Surgery is rarely indicated in pregnant patients with hyperemesis and/or gastroparesis and is used only as a last resort, as general anesthesia and surgery in pregnancy pose risks to both the mother and fetus. In this case,after a multidisciplinary discussion, it was deemed necessary to proceed with surgical intervention, as none of the non-surgical approaches proved successful and the patient continued to be severely debilitated and in pain and continued to lose weight. Following surgery, enteral feedings were slowly advanced to goal and TPN was discontinued, providing good nutritional support as evidenced by weight gain, improvement of weakness, achievement of fluid and electrolyte balance, and resolution of abdominal pain, allowing her to be discharged from the hospital and continue outpatient follow-up with minimal tube-related complications.
Other surgical options have been described including Per-endoscopic jejunostomy (PEJ), that is more technically challenging and per-endoscopic gastrotomy with Jejunal extension (PEG-J), an intervention that is plagued by the difficulties caused by ongoing vomiting and gastric coiling .
A prior case report described the successful placement of a percutaneous endoscopic jejunostomy in a pregnant patient with gastroparesis secondary to T1DM and proposed this as a more secure alternative to percutaneous gastrojejunostomy in those patients in whom intragastric feeding is contraindicated . This procedure, however, has lower rates of successful placement because it requires deep bowel endoscopy, expertise that is not always accessible.

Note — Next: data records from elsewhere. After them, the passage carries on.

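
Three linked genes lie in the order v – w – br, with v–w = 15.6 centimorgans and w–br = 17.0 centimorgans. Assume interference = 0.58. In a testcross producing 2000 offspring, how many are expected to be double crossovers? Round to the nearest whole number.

Map distances give recombination frequencies of 0.156 and 0.170 for the two intervals.
With interference 0.58 (so coincidence = 0.42), expected double-crossover frequency = 0.156 × 0.170 × 0.42 = 0.01114.
Expected number = 0.01114 × 2000 = 22.28 ≈ 22.

22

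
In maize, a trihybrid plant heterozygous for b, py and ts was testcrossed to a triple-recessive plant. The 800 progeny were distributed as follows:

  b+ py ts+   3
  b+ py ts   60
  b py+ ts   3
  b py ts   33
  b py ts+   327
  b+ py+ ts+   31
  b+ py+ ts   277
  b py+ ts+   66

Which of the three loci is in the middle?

The two most frequent reciprocal classes, b+ py+ ts and b py ts+, are the parental types, so the F1 was b+ py+ ts / b py ts+.
The two rarest classes, b py+ ts and b+ py ts+, are the double crossovers. Comparing them with the parentals, only the b allele has switched, so b is the middle locus and the order is py – b – ts.

b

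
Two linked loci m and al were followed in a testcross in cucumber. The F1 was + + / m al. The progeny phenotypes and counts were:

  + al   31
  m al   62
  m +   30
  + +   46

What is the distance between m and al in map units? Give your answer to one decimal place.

The recombinant classes are + al and m +: 31 + 30 = 61.
Recombination frequency = 61/169 = 0.3609 ≈ 36.1%, i.e. 36.1 map units.

36.1 map units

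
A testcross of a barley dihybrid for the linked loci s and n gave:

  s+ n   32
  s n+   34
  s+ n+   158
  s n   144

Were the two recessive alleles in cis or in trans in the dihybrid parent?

The two most frequent classes are s+ n+ (158) and s n (144); these are the parental (non-recombinant) types.
So the F1 carried s+ n+ on one chromosome and s n on the other — the recessive alleles are on the same chromosome (cis / coupling).

cis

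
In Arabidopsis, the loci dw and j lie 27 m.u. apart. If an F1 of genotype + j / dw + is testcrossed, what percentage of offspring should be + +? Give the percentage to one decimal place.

A map distance of 27 m.u. corresponds to a recombination frequency of 0.270.
The F1 is + j / dw +, so + + is a recombinant gamete class with expected frequency r/2 = 0.270/2 = 0.1350.
That is 0.1350 = 13.5% of the progeny.

13.5%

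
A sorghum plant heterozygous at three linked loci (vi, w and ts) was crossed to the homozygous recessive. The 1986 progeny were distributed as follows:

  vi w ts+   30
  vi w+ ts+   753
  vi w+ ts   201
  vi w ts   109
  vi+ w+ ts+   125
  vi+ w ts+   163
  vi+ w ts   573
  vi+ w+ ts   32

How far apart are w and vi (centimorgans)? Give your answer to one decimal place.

14.9 centimorgans

The two most frequent reciprocal classes, vi+ w ts and vi w+ ts+, are the parental types, so the F1 was vi+ w ts / vi w+ ts+.
The two rarest classes, vi+ w+ ts and vi w ts+, are the double crossovers. Comparing them with the parentals, only the w allele has switched, so w is the middle locus and the order is ts – w – vi.
Crossovers in the w–vi interval produce the single-crossover classes vi w ts and vi+ w+ ts+ (109 + 125 = 234) plus the double crossovers (62).
RF(w–vi) = (234 + 62) / 1986 = 296/1986 = 0.1490 → 14.9 centimorgans.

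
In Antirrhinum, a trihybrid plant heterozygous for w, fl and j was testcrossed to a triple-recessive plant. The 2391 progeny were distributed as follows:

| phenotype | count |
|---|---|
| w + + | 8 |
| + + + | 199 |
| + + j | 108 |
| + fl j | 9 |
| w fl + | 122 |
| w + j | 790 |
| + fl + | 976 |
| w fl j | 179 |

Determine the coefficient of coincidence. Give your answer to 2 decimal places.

0.42

The two most frequent reciprocal classes, + fl + and w + j, are the parental types, so the F1 was + fl + / w + j.
The two rarest classes, + fl j and w + +, are the double crossovers. Comparing them with the parentals, only the j allele has switched, so j is the middle locus and the order is w – j – fl.
w–j: (230 + 17)/2391 = 0.1033; j–fl: (378 + 17)/2391 = 0.1652.
Expected DCO frequency = 0.1033 × 0.1652 ≈ 0.01707; observed = 17/2391 ≈ 0.00711.
Coefficient of coincidence = 0.00711/0.01707 ≈ 0.42.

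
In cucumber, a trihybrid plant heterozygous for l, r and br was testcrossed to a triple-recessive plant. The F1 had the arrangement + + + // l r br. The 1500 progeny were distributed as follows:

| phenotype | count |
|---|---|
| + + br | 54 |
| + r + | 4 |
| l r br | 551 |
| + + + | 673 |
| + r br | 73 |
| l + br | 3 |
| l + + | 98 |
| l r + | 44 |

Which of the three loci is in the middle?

r

The two rarest classes, + r + and l + br, are the double crossovers. Comparing them with the parentals, only the r allele has switched, so r is the middle locus and the order is br – r – l.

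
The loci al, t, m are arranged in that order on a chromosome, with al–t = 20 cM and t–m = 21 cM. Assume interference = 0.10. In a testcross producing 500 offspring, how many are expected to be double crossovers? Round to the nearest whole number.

19

Map distances give recombination frequencies of 0.200 and 0.210 for the two intervals.
With interference 0.10 (so coincidence = 0.90), expected double-crossover frequency = 0.200 × 0.210 × 0.90 = 0.03780.
Expected number = 0.03780 × 500 = 18.90 ≈ 19.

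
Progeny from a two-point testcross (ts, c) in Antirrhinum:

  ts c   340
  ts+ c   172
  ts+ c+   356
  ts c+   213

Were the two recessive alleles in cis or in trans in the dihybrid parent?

cis

The two most frequent classes are ts+ c+ (356) and ts c (340); these are the parental (non-recombinant) types.
So the F1 carried ts+ c+ on one chromosome and ts c on the other — the recessive alleles are on the same chromosome (cis / coupling).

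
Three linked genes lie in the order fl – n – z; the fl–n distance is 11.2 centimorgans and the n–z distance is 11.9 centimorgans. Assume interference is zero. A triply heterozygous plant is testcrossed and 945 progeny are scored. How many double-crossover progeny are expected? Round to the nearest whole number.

Map distances give recombination frequencies of 0.112 and 0.119 for the two intervals.
With no interference, expected double-crossover frequency = 0.112 × 0.119 = 0.01333.
Expected number = 0.01333 × 945 = 12.59 ≈ 13.

13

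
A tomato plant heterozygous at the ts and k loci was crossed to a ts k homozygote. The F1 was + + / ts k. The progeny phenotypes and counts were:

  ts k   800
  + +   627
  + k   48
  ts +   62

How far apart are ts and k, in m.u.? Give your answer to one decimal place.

The recombinant classes are + k and ts +: 48 + 62 = 110.
Recombination frequency = 110/1537 = 0.0716 ≈ 7.2%, i.e. 7.2 m.u.

7.2 m.u.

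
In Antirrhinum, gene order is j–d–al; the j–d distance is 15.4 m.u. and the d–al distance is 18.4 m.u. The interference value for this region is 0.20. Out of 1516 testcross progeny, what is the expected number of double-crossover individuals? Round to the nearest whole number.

Map distances give recombination frequencies of 0.154 and 0.184 for the two intervals.
With interference 0.20 (so coincidence = 0.80), expected double-crossover frequency = 0.154 × 0.184 × 0.80 = 0.02267.
Expected number = 0.02267 × 1516 = 34.37 ≈ 34.

34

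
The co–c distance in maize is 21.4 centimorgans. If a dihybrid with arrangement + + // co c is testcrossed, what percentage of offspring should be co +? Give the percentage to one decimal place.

A map distance of 21.4 centimorgans corresponds to a recombination frequency of 0.214.
The F1 is + + / co c, so co + is a recombinant gamete class with expected frequency r/2 = 0.214/2 = 0.1070.
That is 0.1070 = 10.7% of the progeny.

10.7%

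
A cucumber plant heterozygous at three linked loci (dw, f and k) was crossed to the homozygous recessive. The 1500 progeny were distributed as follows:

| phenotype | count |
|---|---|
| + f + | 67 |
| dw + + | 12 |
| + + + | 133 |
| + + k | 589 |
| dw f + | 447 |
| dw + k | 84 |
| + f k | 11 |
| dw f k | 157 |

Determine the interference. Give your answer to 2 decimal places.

0.37

The two most frequent reciprocal classes, dw f + and + + k, are the parental types, so the F1 was dw f + / + + k.
The two rarest classes, dw + + and + f k, are the double crossovers. Comparing them with the parentals, only the f allele has switched, so f is the middle locus and the order is dw – f – k.
dw–f: (151 + 23)/1500 = 0.1160; f–k: (290 + 23)/1500 = 0.2087.
Expected DCO frequency = 0.1160 × 0.2087 ≈ 0.02421; observed = 23/1500 ≈ 0.01533.
Coefficient of coincidence = 0.01533/0.02421 ≈ 0.63; interference = 1 − 0.63 = 0.37.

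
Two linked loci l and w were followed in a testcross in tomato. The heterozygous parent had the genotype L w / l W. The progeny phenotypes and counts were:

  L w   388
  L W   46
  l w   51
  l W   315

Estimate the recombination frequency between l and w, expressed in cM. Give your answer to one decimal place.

12.1 cM

The recombinant classes are L W and l w: 46 + 51 = 97.
Recombination frequency = 97/800 = 0.1212 ≈ 12.1%, i.e. 12.1 cM.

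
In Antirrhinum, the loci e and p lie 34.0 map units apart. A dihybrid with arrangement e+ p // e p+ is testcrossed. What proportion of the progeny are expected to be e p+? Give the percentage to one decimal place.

33.0%

A map distance of 34.0 map units corresponds to a recombination frequency of 0.340.
The F1 is e+ p / e p+, so e p+ is a parental gamete class with expected frequency (1 − r)/2 = 0.660/2 = 0.3300.
That is 0.3300 = 33.0% of the progeny.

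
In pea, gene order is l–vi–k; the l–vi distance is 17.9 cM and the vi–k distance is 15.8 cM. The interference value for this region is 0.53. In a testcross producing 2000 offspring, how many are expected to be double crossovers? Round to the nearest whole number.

Map distances give recombination frequencies of 0.179 and 0.158 for the two intervals.
With interference 0.53 (so coincidence = 0.47), expected double-crossover frequency = 0.179 × 0.158 × 0.47 = 0.01329.
Expected number = 0.01329 × 2000 = 26.59 ≈ 27.

27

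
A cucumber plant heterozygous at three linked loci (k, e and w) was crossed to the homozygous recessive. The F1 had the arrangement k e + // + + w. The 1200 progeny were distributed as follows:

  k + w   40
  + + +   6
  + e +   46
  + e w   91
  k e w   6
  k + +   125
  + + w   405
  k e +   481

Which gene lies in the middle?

w

The two rarest classes, k e w and + + +, are the double crossovers. Comparing them with the parentals, only the w allele has switched, so w is the middle locus and the order is k – w – e.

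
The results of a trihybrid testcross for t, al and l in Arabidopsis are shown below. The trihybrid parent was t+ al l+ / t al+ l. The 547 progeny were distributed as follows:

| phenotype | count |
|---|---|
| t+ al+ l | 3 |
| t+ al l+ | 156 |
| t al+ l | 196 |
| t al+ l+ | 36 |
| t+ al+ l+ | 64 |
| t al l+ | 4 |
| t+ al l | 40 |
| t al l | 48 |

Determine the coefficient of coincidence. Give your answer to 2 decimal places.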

Other institutions have described the use of a surgically placed feeding jejunostomy tube through an epigastric midline incision in women with refractory HG. All pregnancies (N = 5) in a published case series resulted in term deliveries of healthy neonates . It is possible that laparoscopically assisted jejunostomy tube placement, such as in our case, offers patients the benefits of a minimally invasive approach, including less postoperative pain and faster recovery.
Enteral nutrition via J-tube proved to be a safe and effective option to treat intractable HG complicated by diabetic gastroparesis and should be considered as a viable option for treating these women.